On June 15, Florida Gov. Ron DeSantis signed a record $116.5 billion budget into effect for the 2023-24 fiscal year. However, cuts made to the budget between when the Legislature passed it to the governor and when it was signed into law affected West Volusia.

Florida’s top executive holds the power to go line by line in the budget and eliminate individual items. That means that when the Florida Legislature passed along a $117 billion budget for the 2023-24 fiscal year, the governor trimmed $500 million worth of expenditures, including funding for DeLand’s homeless shelter, improvements to Orange City’s municipal facilities and a flood control study in Deltona. 

In DeLand’s case, Mayor Chris Cloudman said losing out on $500,000 from the state for The Bridge — the homeless shelter operated by The Neighborhood Center of West Volusia but paid for partially by the City of DeLand — will leave the city looking around for additional funding streams. Especially, Cloudman said, since the City of Deltona is no longer contributing to the shelter’s operation.

“We had a lot of support both on the Senate side and the House side,” Cloudman said during the June 19 DeLand City Commission meeting, “so that means we’re going to have to look at that.”

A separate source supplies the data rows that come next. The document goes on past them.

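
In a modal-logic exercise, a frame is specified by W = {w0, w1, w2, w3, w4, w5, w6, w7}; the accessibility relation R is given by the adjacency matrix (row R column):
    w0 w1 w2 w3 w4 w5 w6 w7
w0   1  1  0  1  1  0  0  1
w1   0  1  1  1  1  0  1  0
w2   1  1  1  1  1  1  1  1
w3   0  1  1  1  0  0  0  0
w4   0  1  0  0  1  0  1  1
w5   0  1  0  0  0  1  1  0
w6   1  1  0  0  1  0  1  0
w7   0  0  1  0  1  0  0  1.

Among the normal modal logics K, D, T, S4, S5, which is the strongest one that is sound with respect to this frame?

Serial (axiom D): yes — every world has a successor (e.g. w0 R w0).
Reflexive (axiom T): yes — every world is R-related to itself.
Transitive (axiom 4): no — w0 R w1 and w1 R w2, but not w0 R w2.
Euclidean (axiom 5): no — w0 R w1 and w0 R w7, but not w1 R w7.
So F validates K, D, T; S4 would additionally require R to be transitive. The strongest is T.

T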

To ensure funding is found for the homeless shelter, he said, the city may have to look to the community for help, or add additional funding to the city’s budget next year.

Other cuts to West Volusia area operations and municipalities included a veto of $96,000 for Volusia Recovery Alliance, a nonprofit organization focused on substance abuse recovery. While the organization gets federal funding for other programs, they were hopeful to get the additional funds to expand existing programs.

“Of course we’re disappointed, but I understand that Governor DeSantis needed to make some cuts, because there is other funding for recovery coming down the pike,” Volusia Recovery Alliance Executive Director Karen Chrapek said. “We were going to use it to expand our recovery program in the county jail in Volusia.”

Other high-profile cuts to the budget include, per the News Service of Florida, a $100 million cut of Conservation and Rural Land Protection easements. Those easements help maintain protected environmental land while protecting the livelihoods of farmers.

The final passed budget was signed into law by DeSantis June 15. Dubbed the “Framework for Freedom Budget” by the governor’s office, it includes $1.1 billion in funding for increasing teacher salaries across the state, $130 million to increase public safety salaries across the state and $102.5 million to launch an initiative to build training facilities for the Florida National Guard.